Democrats have no sense of the long game. If you are going to take your hits, at least get something for it. While I don’t think the Senate Health Bill is the greatest thing ever written, I believe it’s certainly a major advance over the current state of affairs. And over the long haul, Democrats (as e.g. with Civil Rights legislation, Medicare) will gain a huge number of voters for passing the legislation. They are going to take a short term hit, no doubt, but this is their only chance. If they don’t pass the Senate bill, nothing will get passed.
Democrats have no sense of the long game because they aren’t Democrats. By that I mean, there is one united party known as The Democrats.
And this is the second reason why Obama is not a Prime Minster. He’s not the head of a united party. He’s the elected President from a party consisting of a series of interest groups whose relationship has always been fractured.
Arguably a Republican as President (on domestic policy) is a Prime Minister since he is the head of a united party. Bush didn’t really push the domestic agenda that he signed into law: e.g. tax cuts. Those come from the party apparatus. If a Republican is President while the Dems hold one or both houses of Congress (e.g. Reagan), then they make the deals they have to . Just as Clinton did and just as Obama will when the Republicans (as I think probably likely at this point) take over one/both of Congressional houses.
But when a Democrat is President with a Democratic majority in both Houses, The President is definitely not a Prime Minister. In this regard, Fareed Zakaria has it exactly backwards–Obama is acting exactly (on domestic issues) like a President and not a Prime Minister. Particularly since Obama is a Democrat with a Democratic Congress. His actions (on domestic policy) are essentially pre-written, given the constraints.
Remember as I always say, there are only two things you ever need to study in a Presidential candidate: biography (particularly political biography) and policy statements. The one thing you NEVER EVER EVER put any emphasis on nor trust in are: Campaign Slogans, Media Image, and the (ugh) Brand.
That unholy Presidential Trinity is a damned if you, damned if you don’t. You can’t get elected without them, especially in this media age; you can’t effectively govern once you’ve made them.
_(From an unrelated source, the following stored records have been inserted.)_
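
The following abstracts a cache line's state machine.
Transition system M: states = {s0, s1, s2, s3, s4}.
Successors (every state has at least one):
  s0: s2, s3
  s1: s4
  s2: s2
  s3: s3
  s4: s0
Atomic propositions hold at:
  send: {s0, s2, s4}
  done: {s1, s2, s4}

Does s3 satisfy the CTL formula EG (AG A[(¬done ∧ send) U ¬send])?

Sat(¬done) = {s0, s3}
Sat(¬done ∧ send) = {s0}
Sat(¬send) = {s1, s3}
A[(¬done ∧ send) U ¬send]: least fixpoint, start Z0 = Sat(¬send) = {s1, s3}, add states in Sat(¬done ∧ send) with every successor in Z. Already a fixed point.
Sat(A[(¬done ∧ send) U ¬send]) = {s1, s3}
AG A[(¬done ∧ send) U ¬send]: greatest fixpoint, start Z0 = {s1, s3}, keep only states in Sat with every successor in Z. Z1 = {s3}; fixed.
Sat(AG A[(¬done ∧ send) U ¬send]) = {s3}
EG (AG A[(¬done ∧ send) U ¬send]): greatest fixpoint, start Z0 = {s3}, keep only states in Sat with some successor in Z. Already a fixed point.
Sat(EG (AG A[(¬done ∧ send) U ¬send])) = {s3}
s3 ∈ Sat(EG (AG A[(¬done ∧ send) U ¬send])) = {s3}, so the formula holds at s3.

Yes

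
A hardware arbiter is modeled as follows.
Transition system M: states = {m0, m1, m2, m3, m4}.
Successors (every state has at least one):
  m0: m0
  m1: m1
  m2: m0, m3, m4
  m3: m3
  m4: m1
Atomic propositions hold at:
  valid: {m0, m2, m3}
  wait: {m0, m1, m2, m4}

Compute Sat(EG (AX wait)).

{m0, m1, m4}

Sat(AX wait) = {s : every successor in {m0, m1, m2, m4}} = {m0, m1, m4}
EG (AX wait): greatest fixpoint, start Z0 = {m0, m1, m4}, keep only states in Sat with some successor in Z. Already a fixed point.
Sat(EG (AX wait)) = {m0, m1, m4}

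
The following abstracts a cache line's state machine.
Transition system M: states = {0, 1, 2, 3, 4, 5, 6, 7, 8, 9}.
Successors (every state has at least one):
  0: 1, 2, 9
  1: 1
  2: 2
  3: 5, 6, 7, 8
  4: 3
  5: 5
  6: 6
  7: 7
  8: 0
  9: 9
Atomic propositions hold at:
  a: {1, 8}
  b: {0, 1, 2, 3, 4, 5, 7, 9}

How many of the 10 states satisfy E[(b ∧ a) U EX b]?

9

Sat(b ∧ a) = {1}
Sat(EX b) = {s : some successor in {0, 1, 2, 3, 4, 5, 7, 9}} = {0, 1, 2, 3, 4, 5, 7, 8, 9}
E[(b ∧ a) U EX b]: least fixpoint, start Z0 = Sat(EX b) = {0, 1, 2, 3, 4, 5, 7, 8, 9}, add states in Sat(b ∧ a) with some successor in Z. Already a fixed point.
Sat(E[(b ∧ a) U EX b]) = {0, 1, 2, 3, 4, 5, 7, 8, 9}
|Sat(E[(b ∧ a) U EX b])| = |{0, 1, 2, 3, 4, 5, 7, 8, 9}| = 9.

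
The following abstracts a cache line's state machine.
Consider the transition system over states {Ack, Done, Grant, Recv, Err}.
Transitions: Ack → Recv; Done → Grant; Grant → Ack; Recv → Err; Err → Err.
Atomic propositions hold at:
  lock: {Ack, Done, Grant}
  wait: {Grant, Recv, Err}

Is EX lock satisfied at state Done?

Sat(EX lock) = {s : some successor in {Ack, Done, Grant}} = {Done, Grant}
Done ∈ Sat(EX lock) = {Done, Grant}, so the formula holds at Done.

Yes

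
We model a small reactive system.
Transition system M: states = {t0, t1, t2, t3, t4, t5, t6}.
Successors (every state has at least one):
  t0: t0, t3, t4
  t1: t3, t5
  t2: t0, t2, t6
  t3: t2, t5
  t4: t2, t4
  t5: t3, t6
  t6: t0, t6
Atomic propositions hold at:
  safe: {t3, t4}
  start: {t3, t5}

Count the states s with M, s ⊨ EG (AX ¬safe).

3

Sat(¬safe) = {t0, t1, t2, t5, t6}
Sat(AX ¬safe) = {s : every successor in {t0, t1, t2, t5, t6}} = {t2, t3, t6}
EG (AX ¬safe): greatest fixpoint, start Z0 = {t2, t3, t6}, keep only states in Sat with some successor in Z. Already a fixed point.
Sat(EG (AX ¬safe)) = {t2, t3, t6}
|Sat(EG (AX ¬safe))| = |{t2, t3, t6}| = 3.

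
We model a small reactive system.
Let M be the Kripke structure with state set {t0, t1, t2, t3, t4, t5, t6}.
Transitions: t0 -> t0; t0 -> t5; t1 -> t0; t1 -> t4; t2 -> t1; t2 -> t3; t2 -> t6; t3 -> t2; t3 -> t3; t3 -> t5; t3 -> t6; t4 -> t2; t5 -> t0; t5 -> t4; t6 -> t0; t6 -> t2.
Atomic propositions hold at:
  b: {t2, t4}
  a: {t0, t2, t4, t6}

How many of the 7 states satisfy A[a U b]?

2

A[a U b]: least fixpoint, start Z0 = Sat(b) = {t2, t4}, add states in Sat(a) with every successor in Z. Already a fixed point.
Sat(A[a U b]) = {t2, t4}
|Sat(A[a U b])| = |{t2, t4}| = 2.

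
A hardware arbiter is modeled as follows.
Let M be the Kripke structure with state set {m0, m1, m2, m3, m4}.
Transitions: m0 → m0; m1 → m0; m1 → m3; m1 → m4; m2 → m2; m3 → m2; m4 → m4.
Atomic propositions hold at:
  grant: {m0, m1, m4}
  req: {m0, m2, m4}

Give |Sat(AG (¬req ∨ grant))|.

Sat(¬req) = {m1, m3}
Sat(¬req ∨ grant) = {m0, m1, m3, m4}
AG (¬req ∨ grant): greatest fixpoint, start Z0 = {m0, m1, m3, m4}, keep only states in Sat with every successor in Z. Z1 = {m0, m1, m4}; Z2 = {m0, m4}; fixed.
Sat(AG (¬req ∨ grant)) = {m0, m4}
|Sat(AG (¬req ∨ grant))| = |{m0, m4}| = 2.

2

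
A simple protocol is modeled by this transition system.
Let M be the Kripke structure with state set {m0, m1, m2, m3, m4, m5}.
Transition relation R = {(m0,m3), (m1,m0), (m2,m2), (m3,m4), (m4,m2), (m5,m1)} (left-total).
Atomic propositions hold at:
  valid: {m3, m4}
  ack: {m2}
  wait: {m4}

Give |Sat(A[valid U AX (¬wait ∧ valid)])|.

1

Sat(¬wait) = {m0, m1, m2, m3, m5}
Sat(¬wait ∧ valid) = {m3}
Sat(AX (¬wait ∧ valid)) = {s : every successor in {m3}} = {m0}
A[valid U AX (¬wait ∧ valid)]: least fixpoint, start Z0 = Sat(AX (¬wait ∧ valid)) = {m0}, add states in Sat(valid) with every successor in Z. Already a fixed point.
Sat(A[valid U AX (¬wait ∧ valid)]) = {m0}
|Sat(A[valid U AX (¬wait ∧ valid)])| = |{m0}| = 1.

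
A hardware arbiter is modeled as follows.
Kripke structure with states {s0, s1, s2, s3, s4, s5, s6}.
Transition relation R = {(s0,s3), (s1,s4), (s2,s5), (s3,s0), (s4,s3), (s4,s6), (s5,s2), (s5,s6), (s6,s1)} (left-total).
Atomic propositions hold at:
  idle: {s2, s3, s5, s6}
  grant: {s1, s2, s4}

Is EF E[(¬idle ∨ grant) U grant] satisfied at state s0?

Sat(¬idle) = {s0, s1, s4}
Sat(¬idle ∨ grant) = {s0, s1, s2, s4}
E[(¬idle ∨ grant) U grant]: least fixpoint, start Z0 = Sat(grant) = {s1, s2, s4}, add states in Sat(¬idle ∨ grant) with some successor in Z. Already a fixed point.
Sat(E[(¬idle ∨ grant) U grant]) = {s1, s2, s4}
EF E[(¬idle ∨ grant) U grant]: least fixpoint, start Z0 = {s1, s2, s4}, add states with some successor in Z. Z1 = {s1, s2, s4, s5, s6}; fixed.
Sat(EF E[(¬idle ∨ grant) U grant]) = {s1, s2, s4, s5, s6}
s0 ∉ Sat(EF E[(¬idle ∨ grant) U grant]) = {s1, s2, s4, s5, s6}, so the formula does not hold at s0.

No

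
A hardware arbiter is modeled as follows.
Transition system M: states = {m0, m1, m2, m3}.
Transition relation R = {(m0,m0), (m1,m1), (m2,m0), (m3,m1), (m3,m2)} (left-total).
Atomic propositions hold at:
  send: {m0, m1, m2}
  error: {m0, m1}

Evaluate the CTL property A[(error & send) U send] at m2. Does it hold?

Yes

Sat(error & send) = {m0, m1}
A[(error & send) U send]: least fixpoint, start Z0 = Sat(send) = {m0, m1, m2}, add states in Sat(error & send) with every successor in Z. Already a fixed point.
Sat(A[(error & send) U send]) = {m0, m1, m2}
m2 ∈ Sat(A[(error & send) U send]) = {m0, m1, m2}, so the formula holds at m2.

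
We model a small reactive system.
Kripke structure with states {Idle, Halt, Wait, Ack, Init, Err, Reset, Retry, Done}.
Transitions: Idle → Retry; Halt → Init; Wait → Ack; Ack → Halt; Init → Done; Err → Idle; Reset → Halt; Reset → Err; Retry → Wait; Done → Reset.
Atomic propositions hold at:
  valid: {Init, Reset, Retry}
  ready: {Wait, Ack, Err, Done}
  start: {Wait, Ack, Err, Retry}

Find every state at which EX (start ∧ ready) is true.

{Wait, Reset, Retry}

Sat(start ∧ ready) = {Wait, Ack, Err}
Sat(EX (start ∧ ready)) = {s : some successor in {Wait, Ack, Err}} = {Wait, Reset, Retry}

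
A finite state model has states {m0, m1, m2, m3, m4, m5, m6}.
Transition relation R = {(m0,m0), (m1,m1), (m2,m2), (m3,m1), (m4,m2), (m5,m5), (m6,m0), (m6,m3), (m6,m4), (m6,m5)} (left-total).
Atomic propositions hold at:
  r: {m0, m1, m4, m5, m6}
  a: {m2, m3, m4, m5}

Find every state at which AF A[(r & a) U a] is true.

{m2, m3, m4, m5}

Sat(r & a) = {m4, m5}
A[(r & a) U a]: least fixpoint, start Z0 = Sat(a) = {m2, m3, m4, m5}, add states in Sat(r & a) with every successor in Z. Already a fixed point.
Sat(A[(r & a) U a]) = {m2, m3, m4, m5}
AF A[(r & a) U a]: least fixpoint, start Z0 = {m2, m3, m4, m5}, add states with every successor in Z. Already a fixed point.
Sat(AF A[(r & a) U a]) = {m2, m3, m4, m5}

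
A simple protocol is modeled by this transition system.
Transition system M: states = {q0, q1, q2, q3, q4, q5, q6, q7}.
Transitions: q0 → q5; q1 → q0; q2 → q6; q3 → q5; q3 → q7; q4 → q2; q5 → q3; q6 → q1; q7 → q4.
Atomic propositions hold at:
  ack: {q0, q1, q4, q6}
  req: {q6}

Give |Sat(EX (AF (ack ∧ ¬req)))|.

6

Sat(¬req) = {q0, q1, q2, q3, q4, q5, q7}
Sat(ack ∧ ¬req) = {q0, q1, q4}
AF (ack ∧ ¬req): least fixpoint, start Z0 = {q0, q1, q4}, add states with every successor in Z. Z1 = {q0, q1, q4, q6, q7}; Z2 = {q0, q1, q2, q4, q6, q7}; fixed.
Sat(AF (ack ∧ ¬req)) = {q0, q1, q2, q4, q6, q7}
Sat(EX (AF (ack ∧ ¬req))) = {s : some successor in {q0, q1, q2, q4, q6, q7}} = {q1, q2, q3, q4, q6, q7}
|Sat(EX (AF (ack ∧ ¬req)))| = |{q1, q2, q3, q4, q6, q7}| = 6.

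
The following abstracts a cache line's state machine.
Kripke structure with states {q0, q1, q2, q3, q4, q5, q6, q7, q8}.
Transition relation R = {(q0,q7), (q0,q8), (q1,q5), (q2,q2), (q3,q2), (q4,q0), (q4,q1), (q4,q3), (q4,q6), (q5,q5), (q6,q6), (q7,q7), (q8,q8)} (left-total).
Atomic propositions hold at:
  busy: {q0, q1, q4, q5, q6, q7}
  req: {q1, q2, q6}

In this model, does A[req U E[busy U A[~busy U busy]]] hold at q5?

Yes

Sat(~busy) = {q2, q3, q8}
A[~busy U busy]: least fixpoint, start Z0 = Sat(busy) = {q0, q1, q4, q5, q6, q7}, add states in Sat(~busy) with every successor in Z. Already a fixed point.
Sat(A[~busy U busy]) = {q0, q1, q4, q5, q6, q7}
E[busy U A[~busy U busy]]: least fixpoint, start Z0 = Sat(A[~busy U busy]) = {q0, q1, q4, q5, q6, q7}, add states in Sat(busy) with some successor in Z. Already a fixed point.
Sat(E[busy U A[~busy U busy]]) = {q0, q1, q4, q5, q6, q7}
A[req U E[busy U A[~busy U busy]]]: least fixpoint, start Z0 = Sat(E[busy U A[~busy U busy]]) = {q0, q1, q4, q5, q6, q7}, add states in Sat(req) with every successor in Z. Already a fixed point.
Sat(A[req U E[busy U A[~busy U busy]]]) = {q0, q1, q4, q5, q6, q7}
q5 ∈ Sat(A[req U E[busy U A[~busy U busy]]]) = {q0, q1, q4, q5, q6, q7}, so the formula holds at q5.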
I’ve sometimes been called rather cynical in my political outlook, but the way I look at it, I never put extra faith (beyond what’s institutionally reasonable) in Presidents. Hence I never get disillusioned. I don’t have let down experiences either. My anger is always focused on Congress and The Two Parties. They I think constantly let down the population and fail to lead. Though in the end I also hold to the adage that the people get the government they deserve. And given my outlook on the US political class, you can only imagine how abysmally low is my opinion of the US population.